One of the reasons I love Instagram is because it is a multimedia platform with an emphasis on visual language from the moment.
Long before Instagram, there was something called Blogspot, where I began sharing my written voice with visual work. I had a blog that chronicled my daily paintings and a daily journaling exercise. At that time, I thought of my written reflections as secondary to the visual expressions, but as the days passed, I developed an affinity for the written elements.
Once FB came around, I dropped my blog, simultaneously dropped my painting, and got busy boob feeding my newborn and using FB to connect desperately with other new mothers like me. Isolated mothers. FB became daily poetry. One liners. Until FB sold out, everything sacred disappeared, and the space filled with advertisers. I attempted to delete my account with all my history, which didn't happen. Instead, it just got mangled, and I moved away to Instagram.
Instagram was at first a beautiful place to share a scrapbook with a friend. Until it wasn't. Until we lost our friends in the algorithms and instead got trashy advertisements.
The last time I was in Italy 6 years ago, I felt trapped and isolated in the experience. My husband's father had just died. The heat was over 100 degrees daily. I was confined to the company of my young son as my husband navigated the daily bureaucracy of death. I was mute most of the day in a country that didn't speak my language. I remember the chamber of my mind loudly reverberating thoughts of loneliness. Instagram was like a little glass bottle with a note thrown in and tossed into the great ocean. I would go to the cafe, login to wifi and share a photo and scribble Morse code. "I'm here!" The next day I would be touched by someone's note back. This felt similar to when FB was a lifeboat.
Over these six years, I have enjoyed Instagram but stopped feeling like it was a vessel for connection and more like a gigantic mall where socialization is commodified. I've wanted to find a vessel for my thoughts longer than a few characters that generate dialogue with comrades.
Which is why I started Vessel, my monthly Mailchimp newsletter–which was very ambitious in scale and became impossible to create routinely with everything else I do. I love Vessel and how it holds an extended essay and visual ideas, and someday I want to revisit it and send beautiful monthly editorials. Most recently, I started Sunday Circle on Substack. Wanting it to be a happy medium of weekly thought sharing, like a bigger bundle than an Instagram post but less extensive than an essay. However, as soon as I started Sunday Circle, I started craving to write more extended essays again.
This is why I didn't write a newsletter last week. I was instead revising three essays I had recently begun during a wonderful non-fiction class led by writer Kate Divine (PS.we discussed the Hermit Crab essay form quite a bit, which I am not a fan). I was also reading for a workshop on the role of Fairytales with Sharon Blackie. It is also because I have finite hours every day and simply never go to bed having done everything I want to do in the day. That is not an excuse or complaint but a testimony to how much I love and want to do all the time!
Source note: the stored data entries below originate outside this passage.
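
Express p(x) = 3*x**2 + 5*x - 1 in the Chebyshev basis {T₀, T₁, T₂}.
(1/2)T₀ + (5)T₁ + (3/2)T₂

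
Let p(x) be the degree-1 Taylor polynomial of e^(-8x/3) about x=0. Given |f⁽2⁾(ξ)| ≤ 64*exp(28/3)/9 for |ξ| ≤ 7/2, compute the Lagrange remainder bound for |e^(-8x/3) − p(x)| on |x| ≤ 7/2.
392*exp(28/3)/9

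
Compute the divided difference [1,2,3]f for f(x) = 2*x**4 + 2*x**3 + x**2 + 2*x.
63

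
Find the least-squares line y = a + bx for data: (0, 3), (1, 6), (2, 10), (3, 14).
a = 27/10, b = 37/10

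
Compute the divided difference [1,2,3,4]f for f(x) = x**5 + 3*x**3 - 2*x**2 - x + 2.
68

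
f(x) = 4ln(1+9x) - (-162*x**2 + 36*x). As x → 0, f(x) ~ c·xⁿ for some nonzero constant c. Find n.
3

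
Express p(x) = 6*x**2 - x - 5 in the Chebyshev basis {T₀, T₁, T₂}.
(-2)T₀ - T₁ + (3)T₂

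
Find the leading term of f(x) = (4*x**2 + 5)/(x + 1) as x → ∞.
4*x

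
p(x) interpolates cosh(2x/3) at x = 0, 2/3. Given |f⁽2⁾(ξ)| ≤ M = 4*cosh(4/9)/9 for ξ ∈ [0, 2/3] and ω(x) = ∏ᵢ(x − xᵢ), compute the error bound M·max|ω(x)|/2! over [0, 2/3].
2*cosh(4/9)/81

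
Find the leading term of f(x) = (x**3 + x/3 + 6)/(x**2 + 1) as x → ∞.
x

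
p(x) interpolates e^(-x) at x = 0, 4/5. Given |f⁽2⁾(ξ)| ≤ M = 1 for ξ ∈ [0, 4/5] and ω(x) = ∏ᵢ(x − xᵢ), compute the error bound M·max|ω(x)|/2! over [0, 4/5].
2/25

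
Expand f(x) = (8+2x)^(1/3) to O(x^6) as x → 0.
2 + x/6 - x**2/72 + 5*x**3/2592 - 5*x**4/15552 + 11*x**5/186624 + O(x**6)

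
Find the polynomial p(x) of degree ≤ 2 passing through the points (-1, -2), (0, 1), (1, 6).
x**2 + 4*x + 1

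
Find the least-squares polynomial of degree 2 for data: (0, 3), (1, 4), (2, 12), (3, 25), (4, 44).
20/7 + (-99/70)x + (41/14)x²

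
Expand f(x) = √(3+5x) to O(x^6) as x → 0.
sqrt(3) + 5*sqrt(3)*x/6 - 25*sqrt(3)*x**2/72 + 125*sqrt(3)*x**3/432 - 3125*sqrt(3)*x**4/10368 + 21875*sqrt(3)*x**5/62208 + O(x**6)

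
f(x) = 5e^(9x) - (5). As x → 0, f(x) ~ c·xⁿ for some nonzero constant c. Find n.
1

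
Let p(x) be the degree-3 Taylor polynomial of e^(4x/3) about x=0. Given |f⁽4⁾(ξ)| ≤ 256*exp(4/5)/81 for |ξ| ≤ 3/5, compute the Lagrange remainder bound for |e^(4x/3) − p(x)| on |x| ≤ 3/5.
32*exp(4/5)/1875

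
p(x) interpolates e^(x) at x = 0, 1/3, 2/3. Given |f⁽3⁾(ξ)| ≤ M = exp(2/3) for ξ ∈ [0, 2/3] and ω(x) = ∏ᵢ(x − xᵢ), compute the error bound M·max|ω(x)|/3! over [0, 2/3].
sqrt(3)*exp(2/3)/729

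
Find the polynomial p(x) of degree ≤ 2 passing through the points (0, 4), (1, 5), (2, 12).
3*x**2 - 2*x + 4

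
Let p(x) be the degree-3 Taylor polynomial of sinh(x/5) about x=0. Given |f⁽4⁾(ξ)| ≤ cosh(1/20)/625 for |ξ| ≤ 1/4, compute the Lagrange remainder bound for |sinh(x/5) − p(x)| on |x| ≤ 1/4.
cosh(1/20)/3840000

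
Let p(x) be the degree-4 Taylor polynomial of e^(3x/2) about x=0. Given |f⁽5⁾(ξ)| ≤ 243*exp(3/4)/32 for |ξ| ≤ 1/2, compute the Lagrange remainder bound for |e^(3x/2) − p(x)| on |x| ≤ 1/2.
81*exp(3/4)/40960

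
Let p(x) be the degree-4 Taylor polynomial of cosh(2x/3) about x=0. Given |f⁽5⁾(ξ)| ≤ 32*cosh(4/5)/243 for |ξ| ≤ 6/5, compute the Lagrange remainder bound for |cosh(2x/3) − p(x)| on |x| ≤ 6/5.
128*cosh(4/5)/46875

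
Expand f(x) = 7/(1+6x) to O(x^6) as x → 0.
7 - 42*x + 252*x**2 - 1512*x**3 + 9072*x**4 - 54432*x**5 + O(x**6)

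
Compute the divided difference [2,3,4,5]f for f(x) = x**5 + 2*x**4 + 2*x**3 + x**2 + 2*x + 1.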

I recently read a quote from one of my favorite writers–one I hold as an anthem for what one can become as a writer. Anne Carson. Because I can't find the quote, I will paraphrase it. She essentially says–she isn't sure she is a writer, she just likes to make things, and writing is one of those things.
I am like her in this way, and I am finding writing platforms each have their own shape. Our creative voices are like songs and must move freely between vessels that resonate differently at different times. Or, you could say I am like a hermit crab that moves between various shells, sometimes magnificently large and other times tiny.
I hope you are well and finding the appropriate sized forms for your daily artworks and feeling freedom to try on different shapes!